Should Shortbed Trucks Tow Fifth Wheels?
Updated on March 15, 2011
Major Manufacturer Says No!
I just finished previewing the Trailer Life towing guide for 2008 and it confirms something I have suspected for a long time. In the Chevy section, which also applies to GMC trucks, there are two disclaimer warnings that jump out at you concerning 1500 and 2500 series pickup trucks.
I will quote,"Manufacturer's note: Shortbed models are not designed or intended to tow fifth-wheel trailers."
That's a pretty strong stance that opens up a flood of questions like:
Does this apply to past model year shortbed trucks?
Does this apply to shortbed trucks made by Ford and Dodge and others?
How about the heavier duty trucks?
Don't they built slide mount hitchs just for shortbed trucks? If this is true,what's up with that!?
How about bumper towing with a shortbed or short wheelbase?
In any case I believe it is clear, towing a 5th wheel trailer with a shortbed truck is not a good idea. It never has been. Now it is official.
The other manufacturer's note limits the kingpin weight to 15-25 percent of trailer weight. This is a tried and true guideline but further defined this year by adding an actual weight limit to the warning. For 1500 series its 1,500 ponds and for 2500 series, 3000 pounds. The weight of travel trailers is also limited to 13,000 pounds with weight distribution for the 2500 series.
Yet another manufacturer's note defines shortbed as 69.3 inches, standard bed as 78.7 inches and longbed as 97.6 inches.
We move on to the Dodge section and find a lot of hemming and hawing, kinda sorta maybe language that throws the final determination of what your dodge can tow into the laps of their dealers with all the reliability that can go along with that. It is almost like Dodge doesn't want your towing business.
It is also here we learn their published kinda sorta numbers are based on a 150 driver only in the truck. This is something I first remember reading in a late 90's Ford specific towing guide that further limited fifth wheel towing to units that where only one third the height of the truck above the cab.

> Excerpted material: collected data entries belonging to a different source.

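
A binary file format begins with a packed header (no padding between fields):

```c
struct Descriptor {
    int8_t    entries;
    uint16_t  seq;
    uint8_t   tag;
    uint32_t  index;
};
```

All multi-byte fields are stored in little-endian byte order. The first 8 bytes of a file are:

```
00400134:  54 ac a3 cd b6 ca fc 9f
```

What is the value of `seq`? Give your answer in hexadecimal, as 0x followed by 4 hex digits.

`seq` follows `entries` (1 byte), so it starts at byte offset 1 and occupies 2 bytes.
Bytes at offsets 1..2: AC A3.
In little-endian order the low byte comes first in memory.
Reassemble most-significant byte first: A3 AC → 0xA3AC.

0xA3AC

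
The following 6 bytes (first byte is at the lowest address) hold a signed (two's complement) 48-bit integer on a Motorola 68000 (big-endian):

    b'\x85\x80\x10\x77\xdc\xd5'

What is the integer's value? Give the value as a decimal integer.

-134689898111787

In big-endian order the high byte comes first in memory.
The bytes are already most-significant first: 0x85801077DCD5.
Top bit is set, so as a signed 48-bit value this is 0x85801077DCD5 − 2^48 = -134689898111787.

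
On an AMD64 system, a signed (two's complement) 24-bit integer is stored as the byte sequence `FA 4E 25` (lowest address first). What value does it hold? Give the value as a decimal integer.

Little-endian: lowest address holds the least-significant byte.
Reassemble most-significant byte first: 25 4E FA → 0x254EFA.
0x254EFA = 2445050.

2445050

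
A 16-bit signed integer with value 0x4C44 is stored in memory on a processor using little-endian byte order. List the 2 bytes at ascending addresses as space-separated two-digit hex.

44 4C

Split into bytes (most-significant first): 4C 44.
Little-endian stores the least-significant byte at the lowest address.
So at ascending addresses the bytes are 44 4C.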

Does anyone remember Ford towing commercials on TV? If you do, or don't, next time you see one, note the height of the trailer being towed. Then notice the gross disregard of this standard you can see everyday on our highways. Then notice that even the tractor trailer rigs have wind diverters that control the wind turbulence above the cab.

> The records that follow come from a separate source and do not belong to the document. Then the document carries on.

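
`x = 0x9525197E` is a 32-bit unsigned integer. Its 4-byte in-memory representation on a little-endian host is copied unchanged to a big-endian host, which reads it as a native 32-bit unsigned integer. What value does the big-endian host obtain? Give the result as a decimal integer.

Stored little-endian, the bytes at ascending addresses are 7E 19 25 95.
Read back as big-endian, the last byte is least significant, giving 0x7E192595.
0x7E192595 = 2115577237.

2115577237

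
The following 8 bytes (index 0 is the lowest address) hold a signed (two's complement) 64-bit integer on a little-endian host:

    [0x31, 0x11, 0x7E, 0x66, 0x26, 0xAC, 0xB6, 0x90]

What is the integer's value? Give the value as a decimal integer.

-8019032805558316751

Little-endian stores the least-significant byte at the lowest address.
Reassemble most-significant byte first: 90 B6 AC 26 66 7E 11 31 → 0x90B6AC26667E1131.
Top bit is set, so as a signed 64-bit value this is 0x90B6AC26667E1131 − 2^64 = -8019032805558316751.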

Ford is the only American manufacturer who is geared up and aggressively after your towing business. They are one of the sponsors of the TL towing guide. When you get into the guide you will notice even Ford soft-pedals the shortbox towing issue by stating the hitch will fit provided it is specially designed for small box trucks then dumps the explanation onto the dealer/ manufacturer.
All in all this is a good guide to get a hold of and read to learn the fundamentals of RV towing. It is available along with towing guides back through 1999 at this Trailer Life web address:
I have collected towing guides back through 1985 if you need information before 1999. Contact me at rvguru"at"gmail.com(replace"at" with @).
As with most things RV, when it comes to trailer towing, it's RV buyer beware! When it is time to get serious, get specific towing data from the truck dealer for what the truck can do and from the RV dealer for what the trailer requires. Remember to read the fine print and where ever possible, actually weigh the units to verify your finding. Remember most specs for both trucks and trailers are for base units and widgets whirygigs and toys add to weights quoted.
Please, in all cases tow safely and do not take chances. If you are close to the limits of things, upgrade! This is too important to monkey with and do not let predatory salesmen talk you into anything. Even if you want to believe it ( the my truck can tow anything bravado), and get emotionally involved, be well within specs, not on the edge. It's just too important not to do it safely!
Enjoy RVing! It is a great lifestyle.